Elvis Patterson

No. 34, 43
- Positions: Cornerback, safety

Personal information
- Born: October 21, 1960 (age 65) Bryan, Texas, U.S.
- Listed height: 5 ft 11 in (1.80 m)
- Listed weight: 193 lb (88 kg)

Career information
- High school: Yates (Houston, Texas)
- College: Kansas
- NFL draft: 1984: undrafted

Career history
- New York Giants (1984–1987); San Diego Chargers (1987–1989); Los Angeles Raiders (1990–1993); Dallas Cowboys (1993);

Awards and highlights
- 2× Super Bowl champion (XXI, XXVIII);

Career NFL statistics
- Interceptions: 12
- Fumble recoveries: 7
- Touchdowns: 4
- Stats at Pro Football Reference

= Elvis Patterson =

American football player (born 1960)

Elvis Vernell "Toast" Patterson (born October 21, 1960) is an American former professional football player who was a defensive back in the National Football League (NFL) for the New York Giants, San Diego Chargers, Los Angeles Raiders and Dallas Cowboys. He played college football for the Kansas Jayhawks.

==Early life==
Patterson attended Jack Yates High School. He accepted a football scholarship from the University of Kansas, where he began his career as a linebacker. As a senior, he was initially moved to defensive end, before being switched to cornerback.

==Professional career==

===New York Giants===
He was selected by the Jacksonville Bulls in the tenth round (210th overall) of the 1984 USFL draft. He instead chose to sign as an undrafted free agent with the New York Giants on May 17, 1984. As a rookie, he played mainly on special teams.

In 1985, he was named the starter at left cornerback.

In 1986, he helped the team win Super Bowl XXI.

Patterson's nickname of "Toast" is a rather unflattering one that was given to him by Bill Parcells during his days as a Giant; the name comes from his knack for allowing wide receivers to make big plays while he was covering them. He was surprisingly waived on September 15, 1987, after a Monday Night Football performance against the Chicago Bears where he had to leave the game in two occasions with leg cramps and his coverage was badly beaten by Willie Gault (it was later claimed that the night before he was out partying).

===San Diego Chargers===
After the players went on a strike on the third week of the 1987 season, those games were canceled (reducing the 16 game season to 15) and the NFL decided that the games would be played with replacement players. Patterson was signed to be a part of the San Diego Chargers replacement team. He ended up playing well as the left cornerback starter, and was kept for the rest of the year, recording 8 additional starts. After three inconsistent seasons, he was left unprotected in Plan B free agency in 1990.

===Los Angeles Raiders===
On April 2, 1990, he signed as a Plan B free agent with the Los Angeles Raiders. He was waived on September 3 and later re-signed. He became a special teams standout and earned the nickname Ghost. He was a special teams captain for three years.

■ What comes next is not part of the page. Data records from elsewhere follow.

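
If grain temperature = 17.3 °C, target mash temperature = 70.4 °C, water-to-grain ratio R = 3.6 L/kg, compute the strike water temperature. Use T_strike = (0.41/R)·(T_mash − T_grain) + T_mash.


T_strike = (0.41/3.6)·(70.4 − 17.3) + 70.4

76.4475 °C


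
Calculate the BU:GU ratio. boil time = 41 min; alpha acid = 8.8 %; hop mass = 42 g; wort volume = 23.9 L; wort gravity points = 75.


U = 1.65·0.000125^(GP/1000)·(1−e^(−0.04t))/4.15;  IBU = (α/100)·m·U·1000/V;  BU:GU = IBU/GP
U = 1.65·0.000125^(75/1000)·(1−e^(−0.04·41))/4.15 = 0.1633
IBU = (8.8/100)·42·0.1633·1000/23.9 = 25.2571
BU:GU = 25.2571/75

0.3368


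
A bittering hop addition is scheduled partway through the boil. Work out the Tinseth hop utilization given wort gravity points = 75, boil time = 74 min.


U = 1.65·0.000125^(GP/1000) · (1 − e^(−0.04·t))/4.15
bigness = 1.65·0.000125^(75/1000) = 0.8409
boil_factor = (1 − e^(−0.04·74))/4.15 = 0.2285
U = 0.8409 · 0.2285

0.1921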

On October 13, 1993, he was traded along with a seventh round pick (#216-Toddrick McIntosh) to the Dallas Cowboys, in exchange for a fifth round (#159-Roosevelt Patterson) and a seventh round draft choice (#217-Rob Holmberg).

===Dallas Cowboys===
In 1993, he played mainly on special teams, registering 13 special teams tackles (fourth on the team) and was a part of the Super Bowl XXVIII Championship team. He wasn't re-signed after the season.

==Personal life==
After his successful career as an NFL defensive back, he soon found success in coaching. In 2005 Patterson coached a middle school football team, the Lakewood Cougars, to a winning 5-2 season. In 2009, he was the head coach for Northeast H.S. (KCMO) Placing 1st in the division (5A)-Interscholastic League, Awarded Coach of the year by the Kansas City Chiefs Alumni (Kimble Anders) along with his Assistant Coaching staff. Head Coach-Elvis Patterson / Assist. Head Coach-Gregory Martin Jr. (Greg Martin). Elvis Patterson defense coordinator, Gregory Martin, Jr. offensive coordinator came together and these coaches gave Northeast their first All-American/ All-State player (Kawann Parrish) along with two candidates for All-American, and their first winning season in twenty years. Regular season (3-4), Districts (0-3) due to technicalities.

In 2010, Elvis established a sporting events company, where he is CEO/Commissioner and head coach.